= Yad soledet bo =

The Hebrew phrase yad soledet bo (the degree of heat "from which the hand recoils") is a principle in Jewish law that governs those laws that deal with cooking.

It can be referred to as "burning" and is the temperature at which someone would reflexively withdraw one's hand from the source of heat. The Talmud additionally refers to this degree of heat as that which would scald a baby's abdomen.

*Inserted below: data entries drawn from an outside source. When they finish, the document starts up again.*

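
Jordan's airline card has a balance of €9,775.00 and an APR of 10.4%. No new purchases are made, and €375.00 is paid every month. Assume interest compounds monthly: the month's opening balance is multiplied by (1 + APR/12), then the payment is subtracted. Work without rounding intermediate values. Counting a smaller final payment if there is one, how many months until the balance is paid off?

Monthly rate r = 10.4%/12 = 0.866667% = 0.00866667.
Recurrence: B ← B·(1+r) − €375.00.
Month 1: interest €84.72; balance after payment €9,484.72.
Month 2: interest €82.20; balance after payment €9,191.92.
Closed form: n = −ln(1 − rB₀/P)/ln(1+r) = −ln(0.77409)/ln(1.00867) ≈ 29.674, so the balance reaches zero during payment 30.

30 payments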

The temperature that constitutes yad soledet bo is under dispute. While Rabbi Moshe Feinstein ruled that a temperature of 110 °F (43 °C) must be considered yad soledet bo as a matter of practice, he noted that definitive yad soledet bo might be as high as 160 °F (71 °C). In practice, the more stringent of the two should be applied. In following with the principle of Legal doubt in Jewish law (sfeika d'oraita l'chumra), a doubt in a case of biblical law must be ruled upon stringently. If there is a question as to whether or not a violation of Sabbath would be transgressed by heating liquids to 120 °F, the response would be in the affirmative, because this temperature exceeds 110 °F; this would be an example of ruling stringently based on the lower temperature. As explained in greater detail further on, liquids that have already been fully cooked are no longer subject to the same restrictions as raw liquids in terms of bishul if they remain warm, and in cases of biblical laws of bishul, pre-cooked liquids should have reached a temperature of 160 °F to be properly considered as pre-cooked; this would be an example of ruling stringently based on the higher temperature.

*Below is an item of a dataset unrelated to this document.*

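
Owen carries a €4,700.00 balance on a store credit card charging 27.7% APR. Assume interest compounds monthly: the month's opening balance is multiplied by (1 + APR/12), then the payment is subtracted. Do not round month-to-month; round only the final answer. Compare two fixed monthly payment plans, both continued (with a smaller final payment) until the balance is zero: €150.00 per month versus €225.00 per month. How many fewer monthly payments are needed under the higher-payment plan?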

A common practice when producing kosher wine is to render it yayin mevushal (יין מבושל, "cooked wine"); this is done in order to permit it to be handled by a non-Shabbat observer, whether Jew or gentile. While this cooking process used to be accomplished by bringing the wine or grape juice to a boil, recent technological advances have allowed for flash pasteurization to substitute for this procedure. According to one kosher wine maker, all of its mevushal wine is flash pasteurized to at least 185 °F, well above the stringent 160 °F of Rabbi Feinstein. However, there are more stringent authorities than Rabbi Feinstein in this matter, with some requiring 190 °F.

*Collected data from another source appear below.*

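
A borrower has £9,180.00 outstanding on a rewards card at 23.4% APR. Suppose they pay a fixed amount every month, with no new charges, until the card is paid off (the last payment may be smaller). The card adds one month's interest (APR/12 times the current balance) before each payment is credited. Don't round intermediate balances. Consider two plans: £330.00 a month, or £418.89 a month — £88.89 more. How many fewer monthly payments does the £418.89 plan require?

Monthly rate r = 23.4%/12 = 1.95% = 0.0195.
At £330.00/mo: n = ⌈−ln(1 − rB₀/P)/ln(1+r)⌉ = 41 payments (last £161.19); total interest = total paid − £9,180.00 = £4,181.19.
At £418.89/mo: 29 payments (last £363.24); total interest £2,912.16.
Payments saved = 41 − 29 = 12.

12 fewer payments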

It is debated whether this is a subjective temperature for which different individuals may determine their own personal yad soledet bo. Rabbi Joshua Falk doubts that yad soledet bo can be anything but that which would objectively scald an infant's abdomen because the temperature at which people will instinctively withdraw their hand from a heat source is not universal. This deduction is further supported by more objective criteria such as the Weber-Fechner law which describes how humans (and other animals) respond to physical stimuli. Other authorities, including the Rosh, have no qualms about equating the two temperatures. Rabbi Yaakov Chaim Sofer quotes Rabbi Yosef Chaim's work Ben Ish Chai as stating that one can know if something is not yad soledet bo if one can put it in one's mouth without exceeding the normal limitations of the food being too hot for one to eat or drink.